Windows Server 2016 Hyper-V Versions
If you have noticed, there are different versions of Hyper-V with Windows Server 2016 that are available. There is a free Hyper-V 2016 product available for download as well as the full Windows Server 2016 Hyper-V server that has the role installed on either the Windows Sever Standard or Datacenter platform. What are the specific use cases for both platforms?
The Microsoft Hyper-V 2016 platform is a free download that is better suited from a license/cost standpoint to run Linux workloads as well as VDI since it doesn’t include the Windows Server guest licenses that you get with the Standard and Datacenter counterparts. Hyper-V 2016 is basically Windows Server 2016 core with Hyper-V role already installed without any of the licensing benefits. However, once you install Hyper-V 2016, you are up and running with the hypervisor.
When you choose to use the full Windows Server 2016 operating system either in the Standard or Datacenter trim, you will be installing the operating system and then installing the Hyper-V role in the operating system.

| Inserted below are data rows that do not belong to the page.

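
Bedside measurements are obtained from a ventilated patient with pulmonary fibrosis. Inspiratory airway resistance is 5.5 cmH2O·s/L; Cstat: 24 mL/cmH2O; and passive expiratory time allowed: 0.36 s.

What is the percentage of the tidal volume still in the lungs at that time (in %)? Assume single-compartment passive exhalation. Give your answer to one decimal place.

6.5

τ = R × C = 5.5 × 24 mL/cmH2O = 5.5 × 0.024 L/cmH2O = 0.132 s.
Passive exhalation: V(t)/V₀ = e^(−t/τ) = e^(−0.36/0.132) = 0.0654.
Fraction remaining = 0.0654 → 6.54%.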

- Doesn’t include Windows guest licenses
- Best suited for Linux or VDI workloads
Windows Server 2016 Standard:
- Unlimited containers
- Nano server
- Includes (2) virtual instances of Windows Server licenses
- These virtual instances cannot be moved between servers
- Host Guardian Service
Windows Server 2016 Datacenter
- Unlimited containers
- Nano server
- Includes an unlimited number of virtual instances for Windows Server virtual machines
- Includes support for network virtualization, storage replicas, storage spaces direct, and shielded VMs
Is Windows Server 2016 Hyper-V a Type 1 or Type 2 Hypervisor?
Many may think since the hypervisor is installed as a Role inside the operating system, that it would be a type 2 Hypervisor. However, Hyper-V does something crafty here – the Hyper-V role instantiates before the operating system, so it is loaded first, with the operating system running on top of Hyper-V. Since this is the case, Hyper-V is a Type 1 hypervisor that is considered to be “bare metal”.

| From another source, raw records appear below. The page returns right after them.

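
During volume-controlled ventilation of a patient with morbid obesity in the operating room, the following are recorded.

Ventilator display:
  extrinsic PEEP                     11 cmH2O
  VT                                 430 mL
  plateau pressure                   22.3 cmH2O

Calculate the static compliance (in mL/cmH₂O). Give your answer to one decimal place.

38.1

Cstat = Vt / (Pplat − PEEP) = 430 / (22.3 − 11) = 430 / 11.3 = 38.053 mL/cmH2O.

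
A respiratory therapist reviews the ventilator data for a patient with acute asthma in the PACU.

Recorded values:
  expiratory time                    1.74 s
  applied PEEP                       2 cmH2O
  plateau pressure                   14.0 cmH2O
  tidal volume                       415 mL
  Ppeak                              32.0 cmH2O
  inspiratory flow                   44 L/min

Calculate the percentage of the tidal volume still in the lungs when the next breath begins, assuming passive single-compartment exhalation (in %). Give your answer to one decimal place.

Flow: 44 L/min ÷ 60 = 0.7333 L/s.
R = (PIP − Pplat)/V̇ = (32.0 − 14.0) / 0.7333 = 18.0/0.7333 = 24.547 cmH2O·s/L.
C = Vt/(Pplat − PEEP) = 415.0 / (14.0 − 2) = 415.0/12.0 = 34.583 mL/cmH2O.
τ = R × C = 24.547 × 0.03458 L/cmH2O = 0.8488 s.
Fraction remaining at end-expiration = e^(−Te/τ) = e^(−1.74/0.8488) = 0.1287 → 12.87%.

12.9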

Windows Server 2016 Hyper-V Licensing
Microsoft with Windows Server 2016 has changed its licensing model from socket based licensing to the per core licensing model and seems to align itself much better cloud integrated pricing that Microsoft has been moving towards. Some of the highlights of the per core licensing model are as follows from the Windows Server 2016 Licensing Datasheet:
- 16 core minimum core licenss required for each server
- 8 core licenses required for each physical socket
- The new core licenses are to be sold in packs of (2)
- (8) two core packs are required to be licensed per physical server
- The way servers are licensed is based on the number of processor cores inside the physical box
- Physical cores in the server must all be licensed
Azure Hybrid Use Benefit
Microsoft is offering customers with Software Assurance the ability to benefit from special pricing for new Windows Server VMs in Azure. These customers with this benefit only pay for the base compute rate, which is the same as the Linux rate for VMs. For each license Microsoft will cover the cost of the operating system on up to two Azure VMs.

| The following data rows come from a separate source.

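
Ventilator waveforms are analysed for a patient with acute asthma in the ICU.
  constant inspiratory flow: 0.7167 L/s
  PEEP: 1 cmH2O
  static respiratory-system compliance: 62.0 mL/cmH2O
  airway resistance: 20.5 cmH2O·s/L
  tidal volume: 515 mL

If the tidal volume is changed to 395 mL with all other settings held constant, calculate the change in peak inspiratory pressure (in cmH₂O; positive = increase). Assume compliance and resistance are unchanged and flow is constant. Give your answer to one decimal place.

-1.9

PIP = Vt/C + R·V̇ + PEEP (constant-flow equation of motion).
Only the elastic term changes: ΔPIP = ΔVt / C = (395 − 515) / 62.0 = -1.935 cmH2O.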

Microsoft Windows Server 2016 Hyper-V has brought Microsoft’s hypervisor a long way since its beginnings. It has certainly matured quite a bit. For those of us who are still partial to other well known hypervisors, it still may be second place. However, it is getting better. If you are like me and want to play around and learn the latest and greatest, you can download the free copy of Hyper-V 2016 and start playing around with Hyper-V virtualization, kicking the tires to see which features you like and others that may not be quite as polished.